С конца прошлого века репутация этих конституционных парламентов и партий постоянно падала. Народу они казались расточительными и ненужными институтами. По одной этой причине каждая группа, претендовавшая представлять что-то возвышающееся над партийными и классовыми интересами и начинавшая действовать вне парламента, имела большие шансы на популярность. Такие группы казались более компетентными, более искренними и более интересующимися общественными делами. Но это была только видимость, ибо подлинной целью любой «партии над партиями» было проталкивать один конкретный интерес, пока он не поглотил бы все другие, и сделать одну конкретную группу хозяином государственной машины. Именно это в конце концов случилось в Италии при муссолиниевском фашизме, который вплоть до 1938 г. был не тоталитарной, а просто обыкновенной националистической диктатурой, логически развившейся из многопартийной демократии. И если в самом деле есть какая-то правда в старом трюизме о родственной близости между правлением большинства и диктатурой, то это родство не имеет никакого отношения к тоталитаризму. Очевидно, что после многих десятилетий неэффективного и беспорядочного многопартийного правления захват государства к выгоде одной партии мог прийти как великое облегчение, поскольку, самое малое, он обеспечивал на короткое время известную последовательность, политическое постоянство и уменьшение остроты противоречий.
Тот факт, что захват власти нацистами обычно отождествлялся с такой однопартийной диктатурой, попросту показал, как глубоко политическое мышление уходило корнями еще в старые, давно установившиеся образцы и как мало были подготовлены люди к тому, что произошло в действительности. Единственная типично современная черта фашистской партийной диктатуры состояла в том, что эта партия тоже настаивала на признании себя движением. Что она не имела ничего общего с такого рода явлением, а лишь незаконно присвоила девиз «движения», дабы привлечь массы, стало очевидным, как только партия захватила государственную машину, радикально не меняя структуру власти в стране и довольствуясь заполнением всех правительственных постов и позиций членами партии. Как раз благодаря этому отождествлению партии с государством, которое нацисты и большевики всегда тщательно обходили, партия перестала быть «движением» и оказалась связанной со стабильной в основе структурой государства.
Даже если тоталитарные движения и их предшественники, пандвижения, фактически были не «партиями над партиями», домогающимися захвата государственной машины, а движениями, нацеленными на разрушение данного государства, нацисты находили весьма удобным выступать в роли первых, т. е. притворяться верными последователями итальянской модели фашизма. Так они могли добиться помощи от тех представителей высшего класса и деловой элиты, которые ошибочно приняли нацизм за одну из былых групп, в прошлом часто зачинавшихся ими самими и предъявлявших очень скромные претензии на завоевание государственной машины для одной партии.[592] Деловые люди, помогавшие Гитлеру взять власть, наивно верили, что они лишь поддерживают диктатора, целиком сделанного ими, который будет править к выгоде их собственного класса и к невыгоде всех других.
Империалистически настроенные «партии над партиями» не знали, как извлекать пользу из народной ненависти к партийной системе как таковой.
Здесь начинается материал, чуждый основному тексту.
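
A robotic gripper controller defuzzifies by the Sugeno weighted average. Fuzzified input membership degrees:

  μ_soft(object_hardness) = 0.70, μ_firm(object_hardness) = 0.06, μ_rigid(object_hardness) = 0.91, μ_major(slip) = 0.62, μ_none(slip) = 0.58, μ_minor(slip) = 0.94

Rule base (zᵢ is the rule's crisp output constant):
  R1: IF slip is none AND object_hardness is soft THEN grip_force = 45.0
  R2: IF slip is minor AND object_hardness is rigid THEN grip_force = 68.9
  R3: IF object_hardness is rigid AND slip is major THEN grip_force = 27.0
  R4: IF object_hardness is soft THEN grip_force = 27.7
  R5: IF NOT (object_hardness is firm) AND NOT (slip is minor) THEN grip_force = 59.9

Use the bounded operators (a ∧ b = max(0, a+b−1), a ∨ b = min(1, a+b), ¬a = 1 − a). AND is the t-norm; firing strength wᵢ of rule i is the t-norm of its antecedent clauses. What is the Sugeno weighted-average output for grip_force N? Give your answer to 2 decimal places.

R1 (z=45.0): none=0.58, soft=0.70; AND[max(0, a+b−1)] → w = 0.28
R2 (z=68.9): minor=0.94, rigid=0.91; AND[max(0, a+b−1)] → w = 0.85
R3 (z=27.0): rigid=0.91, major=0.62; AND[max(0, a+b−1)] → w = 0.53
R4 (z=27.7): soft=0.70 → w = 0.70
R5 (z=59.9): ¬firm=1−0.06=0.94, ¬minor=1−0.94=0.06; AND[max(0, a+b−1)] → w = 0.00
Weighted average = (0.28·45.0 + 0.85·68.9 + 0.53·27.0 + 0.70·27.7 + 0.00·59.9) / (0.28 + 0.85 + 0.53 + 0.70 + 0.00)
  = 104.8650 / 2.3600 = 44.43

44.43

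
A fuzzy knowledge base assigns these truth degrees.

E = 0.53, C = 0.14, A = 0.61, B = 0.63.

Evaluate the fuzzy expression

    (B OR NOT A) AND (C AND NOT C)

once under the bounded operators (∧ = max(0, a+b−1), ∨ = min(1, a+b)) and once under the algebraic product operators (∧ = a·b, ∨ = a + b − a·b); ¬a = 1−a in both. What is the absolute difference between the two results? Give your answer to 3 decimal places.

0.093

Under bounded:
  NOT A = 1 − 0.61 = 0.39
  B OR NOT A = min(1, a+b) on (0.63, 0.39) = 1.00
  NOT C = 1 − 0.14 = 0.86
  C AND NOT C = max(0, a+b−1) on (0.14, 0.86) = 0.00
  (B OR NOT A) AND (C AND NOT C) = max(0, a+b−1) on (1.00, 0.00) = 0.00
  → value = 0.0000
Under algebraic product:
  NOT A = 1 − 0.6100 = 0.3900
  B OR NOT A = a + b − a·b on (0.6300, 0.3900) = 0.7743
  NOT C = 1 − 0.1400 = 0.8600
  C AND NOT C = a·b on (0.1400, 0.8600) = 0.1204
  (B OR NOT A) AND (C AND NOT C) = a·b on (0.7743, 0.1204) = 0.0932
  → value = 0.0932
|0.0000 − 0.0932| = 0.093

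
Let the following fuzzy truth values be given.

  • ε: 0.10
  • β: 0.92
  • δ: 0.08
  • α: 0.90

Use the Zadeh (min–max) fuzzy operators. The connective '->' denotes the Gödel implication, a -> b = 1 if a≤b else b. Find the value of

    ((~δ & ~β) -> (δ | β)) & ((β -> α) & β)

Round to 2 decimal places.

0.90

~δ = 1 − 0.08 = 0.92
~β = 1 − 0.92 = 0.08
~δ & ~β = min(a, b) on (0.92, 0.08) = 0.08
δ | β = max(a, b) on (0.08, 0.92) = 0.92
(~δ & ~β) -> (δ | β)  [Gödel: 1 if a≤b else b] with a=0.08, b=0.92 → 1.00
β -> α  [Gödel: 1 if a≤b else b] with a=0.92, b=0.90 → 0.90
(β -> α) & β = min(a, b) on (0.90, 0.92) = 0.90
((~δ & ~β) -> (δ | β)) & ((β -> α) & β) = min(a, b) on (1.00, 0.90) = 0.90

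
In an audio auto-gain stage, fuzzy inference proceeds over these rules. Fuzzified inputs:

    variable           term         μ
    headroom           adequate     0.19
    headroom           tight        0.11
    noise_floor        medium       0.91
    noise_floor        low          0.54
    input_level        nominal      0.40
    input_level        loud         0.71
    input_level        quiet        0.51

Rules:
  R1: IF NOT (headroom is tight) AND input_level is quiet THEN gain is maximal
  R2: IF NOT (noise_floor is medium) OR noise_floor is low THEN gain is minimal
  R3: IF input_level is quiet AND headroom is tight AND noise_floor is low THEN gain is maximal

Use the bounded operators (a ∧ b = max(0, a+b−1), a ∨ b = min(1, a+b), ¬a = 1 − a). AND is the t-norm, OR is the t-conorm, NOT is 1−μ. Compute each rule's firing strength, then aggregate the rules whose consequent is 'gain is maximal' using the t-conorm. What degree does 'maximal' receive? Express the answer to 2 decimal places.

0.40

R1: ¬tight=1−0.11=0.89, quiet=0.51; AND[max(0, a+b−1)] → w = 0.40
R2: ¬medium=1−0.91=0.09, low=0.54; OR[min(1, a+b)] → w = 0.63
R3: quiet=0.51, tight=0.11, low=0.54; AND[max(0, a+b−1)] → w = 0.00
Rules with consequent 'maximal': {R1, R3} → strengths 0.40, 0.00
Aggregate via t-conorm [min(1, a+b)]: 0.40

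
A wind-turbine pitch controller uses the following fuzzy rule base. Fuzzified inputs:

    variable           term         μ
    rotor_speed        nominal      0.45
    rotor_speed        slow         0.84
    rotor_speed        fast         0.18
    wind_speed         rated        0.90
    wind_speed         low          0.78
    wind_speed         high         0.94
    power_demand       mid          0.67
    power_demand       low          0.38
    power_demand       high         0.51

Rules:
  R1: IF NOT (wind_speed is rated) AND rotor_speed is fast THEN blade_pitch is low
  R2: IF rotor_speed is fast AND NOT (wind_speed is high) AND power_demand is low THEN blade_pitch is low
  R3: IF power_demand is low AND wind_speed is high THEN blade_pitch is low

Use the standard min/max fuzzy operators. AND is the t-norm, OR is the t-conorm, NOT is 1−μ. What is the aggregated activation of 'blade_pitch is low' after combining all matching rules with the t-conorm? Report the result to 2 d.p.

0.38

R1: ¬rated=1−0.90=0.10, fast=0.18; AND[min(a, b)] → w = 0.10
R2: fast=0.18, ¬high=1−0.94=0.06, low=0.38; AND[min(a, b)] → w = 0.06
R3: low=0.38, high=0.94; AND[min(a, b)] → w = 0.38
Rules with consequent 'low': {R1, R2, R3} → strengths 0.10, 0.06, 0.38
Aggregate via t-conorm [max(a, b)]: 0.38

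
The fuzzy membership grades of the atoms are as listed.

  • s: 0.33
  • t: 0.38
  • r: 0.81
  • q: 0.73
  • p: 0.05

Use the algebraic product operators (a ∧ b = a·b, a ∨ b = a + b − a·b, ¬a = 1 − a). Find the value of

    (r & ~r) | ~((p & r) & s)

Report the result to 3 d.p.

~r = 1 − 0.8100 = 0.1900
r & ~r = a·b on (0.8100, 0.1900) = 0.1539
p & r = a·b on (0.0500, 0.8100) = 0.0405
(p & r) & s = a·b on (0.0405, 0.3300) = 0.0134
~((p & r) & s) = 1 − 0.0134 = 0.9866
(r & ~r) | ~((p & r) & s) = a + b − a·b on (0.1539, 0.9866) = 0.9887

0.989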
Несостоявшийся немецкий предвоенный империализм, несмотря на свои мечты о континентальной экспансии и яростные разоблачения демократических институтов национального государства, никогда не достигал размаха настоящего движения. Очевидно, для таких партий было недостаточным гордо пренебрегать классовыми интересами, этим истинным фундаментом национальной партийной системы, потому что это делало их даже менее привлекательными, чем обычные партии. Чего им явно недоставало, несмотря на все громкие националистические фразы, так это действительно националистической или иной идеологии. После первой мировой войны, когда немецкие пангерманисты, особенно Людендорф и его жена, признали эту ошибку и попытались исправить ее, они провалились, несмотря на свою замечательную способность взывать к самым суеверным предрассудкам масс, ибо цеплялись за устарелый культ нетоталитарного государства и не смогли понять, что страстный интерес этих масс к так называемым «надгосударственным силам» (uberstaatliche Machte) — иезуитам, евреям, франкмасонам — проистекал не из культа нации или государства, а из желания тоже стать «надгосударственной силой».[593]
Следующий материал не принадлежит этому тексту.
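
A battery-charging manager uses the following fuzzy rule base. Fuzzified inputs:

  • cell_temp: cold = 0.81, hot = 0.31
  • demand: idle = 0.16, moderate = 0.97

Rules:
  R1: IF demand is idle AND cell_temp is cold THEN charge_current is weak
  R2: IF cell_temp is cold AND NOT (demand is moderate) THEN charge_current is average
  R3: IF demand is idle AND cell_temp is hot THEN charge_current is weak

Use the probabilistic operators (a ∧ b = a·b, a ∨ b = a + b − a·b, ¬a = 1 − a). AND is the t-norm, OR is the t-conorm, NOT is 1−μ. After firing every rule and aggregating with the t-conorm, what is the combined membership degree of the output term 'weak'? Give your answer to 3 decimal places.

R1: idle=0.16, cold=0.81; AND[a·b] → w = 0.1296
R2: cold=0.81, ¬moderate=1−0.97=0.03; AND[a·b] → w = 0.0243
R3: idle=0.16, hot=0.31; AND[a·b] → w = 0.0496
Rules with consequent 'weak': {R1, R3} → strengths 0.1296, 0.0496
Aggregate via t-conorm [a + b − a·b]: 0.1728

0.173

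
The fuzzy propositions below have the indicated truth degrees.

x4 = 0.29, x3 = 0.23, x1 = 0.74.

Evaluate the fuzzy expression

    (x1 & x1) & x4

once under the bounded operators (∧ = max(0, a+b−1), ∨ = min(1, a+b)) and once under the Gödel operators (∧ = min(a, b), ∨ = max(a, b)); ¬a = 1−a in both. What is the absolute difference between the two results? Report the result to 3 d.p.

0.290

Under bounded:
  x1 & x1 = max(0, a+b−1) on (0.74, 0.74) = 0.48
  (x1 & x1) & x4 = max(0, a+b−1) on (0.48, 0.29) = 0.00
  → value = 0.0000
Under Gödel:
  x1 & x1 = min(a, b) on (0.74, 0.74) = 0.74
  (x1 & x1) & x4 = min(a, b) on (0.74, 0.29) = 0.29
  → value = 0.2900
|0.0000 − 0.2900| = 0.290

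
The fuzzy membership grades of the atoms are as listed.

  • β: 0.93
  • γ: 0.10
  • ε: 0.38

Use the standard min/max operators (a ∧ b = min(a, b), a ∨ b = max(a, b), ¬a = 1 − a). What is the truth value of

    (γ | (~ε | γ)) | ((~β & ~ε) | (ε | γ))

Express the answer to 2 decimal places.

0.62

~ε = 1 − 0.38 = 0.62
~ε | γ = max(a, b) on (0.62, 0.10) = 0.62
γ | (~ε | γ) = max(a, b) on (0.10, 0.62) = 0.62
~β = 1 − 0.93 = 0.07
~ε = 1 − 0.38 = 0.62
~β & ~ε = min(a, b) on (0.07, 0.62) = 0.07
ε | γ = max(a, b) on (0.38, 0.10) = 0.38
(~β & ~ε) | (ε | γ) = max(a, b) on (0.07, 0.38) = 0.38
(γ | (~ε | γ)) | ((~β & ~ε) | (ε | γ)) = max(a, b) on (0.62, 0.38) = 0.62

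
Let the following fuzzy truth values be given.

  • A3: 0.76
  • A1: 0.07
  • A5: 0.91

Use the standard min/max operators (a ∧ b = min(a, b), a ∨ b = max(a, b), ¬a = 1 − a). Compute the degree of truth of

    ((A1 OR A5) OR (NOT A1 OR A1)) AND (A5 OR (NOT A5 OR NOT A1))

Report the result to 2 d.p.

A1 OR A5 = max(a, b) on (0.07, 0.91) = 0.91
NOT A1 = 1 − 0.07 = 0.93
NOT A1 OR A1 = max(a, b) on (0.93, 0.07) = 0.93
(A1 OR A5) OR (NOT A1 OR A1) = max(a, b) on (0.91, 0.93) = 0.93
NOT A5 = 1 − 0.91 = 0.09
NOT A1 = 1 − 0.07 = 0.93
NOT A5 OR NOT A1 = max(a, b) on (0.09, 0.93) = 0.93
A5 OR (NOT A5 OR NOT A1) = max(a, b) on (0.91, 0.93) = 0.93
((A1 OR A5) OR (NOT A1 OR A1)) AND (A5 OR (NOT A5 OR NOT A1)) = min(a, b) on (0.93, 0.93) = 0.93

0.93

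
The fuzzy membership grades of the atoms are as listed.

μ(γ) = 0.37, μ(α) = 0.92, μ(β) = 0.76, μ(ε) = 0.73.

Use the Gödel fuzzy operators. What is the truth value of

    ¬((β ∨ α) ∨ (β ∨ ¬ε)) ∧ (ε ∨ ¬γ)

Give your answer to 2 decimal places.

0.08

β ∨ α = max(a, b) on (0.76, 0.92) = 0.92
¬ε = 1 − 0.73 = 0.27
β ∨ ¬ε = max(a, b) on (0.76, 0.27) = 0.76
(β ∨ α) ∨ (β ∨ ¬ε) = max(a, b) on (0.92, 0.76) = 0.92
¬((β ∨ α) ∨ (β ∨ ¬ε)) = 1 − 0.92 = 0.08
¬γ = 1 − 0.37 = 0.63
ε ∨ ¬γ = max(a, b) on (0.73, 0.63) = 0.73
¬((β ∨ α) ∨ (β ∨ ¬ε)) ∧ (ε ∨ ¬γ) = min(a, b) on (0.08, 0.73) = 0.08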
Странами, где пока не вышли из моды все виды поклонения идолу государства и культа нации и где националистические лозунги против «надгосударственных» сил еще всерьез интересовали народ, были те латинские страны Европы, которые, подобно Италии и в меньшей степени Испании и Португалии, действительно страдали от определенных помех своему полноценному национальному развитию из-за мощи церкви. Частично это объясняется самим фактом запоздалого национального развития, а частично — мудростью церковного руководства, которое весьма проницательно углядело, что латинский фашизм в принципе не был ни антихристианским, ни тоталитарным и лишь устанавливал разделение церкви и государства, уже существовавшее в других странах, что первоначальный антиклерикальный задор фашистского национализма очень быстро убывал и уступал дорогу некоему modus vivendi, как в Италии, или положительному союзу, как в Испании и Португалии.
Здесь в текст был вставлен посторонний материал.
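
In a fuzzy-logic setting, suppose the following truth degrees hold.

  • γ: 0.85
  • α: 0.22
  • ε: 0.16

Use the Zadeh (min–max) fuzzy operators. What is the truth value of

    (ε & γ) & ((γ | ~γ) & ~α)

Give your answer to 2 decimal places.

ε & γ = min(a, b) on (0.16, 0.85) = 0.16
~γ = 1 − 0.85 = 0.15
γ | ~γ = max(a, b) on (0.85, 0.15) = 0.85
~α = 1 − 0.22 = 0.78
(γ | ~γ) & ~α = min(a, b) on (0.85, 0.78) = 0.78
(ε & γ) & ((γ | ~γ) & ~α) = min(a, b) on (0.16, 0.78) = 0.16

0.16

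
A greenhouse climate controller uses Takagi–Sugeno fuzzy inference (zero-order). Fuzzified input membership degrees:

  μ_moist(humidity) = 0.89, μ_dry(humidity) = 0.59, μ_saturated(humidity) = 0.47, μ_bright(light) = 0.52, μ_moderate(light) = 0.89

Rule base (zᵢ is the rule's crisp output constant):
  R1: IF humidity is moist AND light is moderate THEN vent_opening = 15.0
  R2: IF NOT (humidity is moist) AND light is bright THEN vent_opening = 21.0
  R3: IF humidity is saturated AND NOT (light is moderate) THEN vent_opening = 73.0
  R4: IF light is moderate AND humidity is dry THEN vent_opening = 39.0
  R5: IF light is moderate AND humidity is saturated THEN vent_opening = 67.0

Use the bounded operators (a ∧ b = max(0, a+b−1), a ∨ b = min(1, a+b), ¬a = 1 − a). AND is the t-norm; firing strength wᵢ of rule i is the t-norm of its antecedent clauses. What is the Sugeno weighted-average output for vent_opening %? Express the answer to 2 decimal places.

R1 (z=15.0): moist=0.89, moderate=0.89; AND[max(0, a+b−1)] → w = 0.78
R2 (z=21.0): ¬moist=1−0.89=0.11, bright=0.52; AND[max(0, a+b−1)] → w = 0.00
R3 (z=73.0): saturated=0.47, ¬moderate=1−0.89=0.11; AND[max(0, a+b−1)] → w = 0.00
R4 (z=39.0): moderate=0.89, dry=0.59; AND[max(0, a+b−1)] → w = 0.48
R5 (z=67.0): moderate=0.89, saturated=0.47; AND[max(0, a+b−1)] → w = 0.36
Weighted average = (0.78·15.0 + 0.00·21.0 + 0.00·73.0 + 0.48·39.0 + 0.36·67.0) / (0.78 + 0.00 + 0.00 + 0.48 + 0.36)
  = 54.5400 / 1.6200 = 33.67

33.67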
Муссолиниевское толкование идеи корпоративного государства было попыткой преодолеть общеизвестные опасности для национального единства в классово разделенном обществе с помощью заново восстановленной цельности социальной организации[594] и разрешить антагонизм между государством и обществом (на котором стояло национальное государство) путем поглощения общества государством. [595] Фашистское движение, будучи «партией над партиями» (потому что оно претендовало представлять интересы нации как целого), захватило государственную машину, отождествило себя с верховной национальной властью и попыталось сделать весь народ «частью государства». Оно, однако, не мыслило себя «выше государства», а его лидеры — «выше нации».[596] С захватом власти движение итальянских фашистов пошло на убыль, по меньшей мере в сфере внутренней политики; отныне это движение могло охранять свои напор только во внешней политике в духе империалистической экспансии и типичных империалистических авантюр. Нацисты же, даже до взятия власти, явно держались в стороне от этой фашисткой формы диктатуры, где «движение» служит просто для приведения партии к власти, и сознательно использовали свою партию для «продления движения», которое, в отличие от партии, не должно было иметь каких-либо «определенных, тесно взаимосвязанных целей».[597]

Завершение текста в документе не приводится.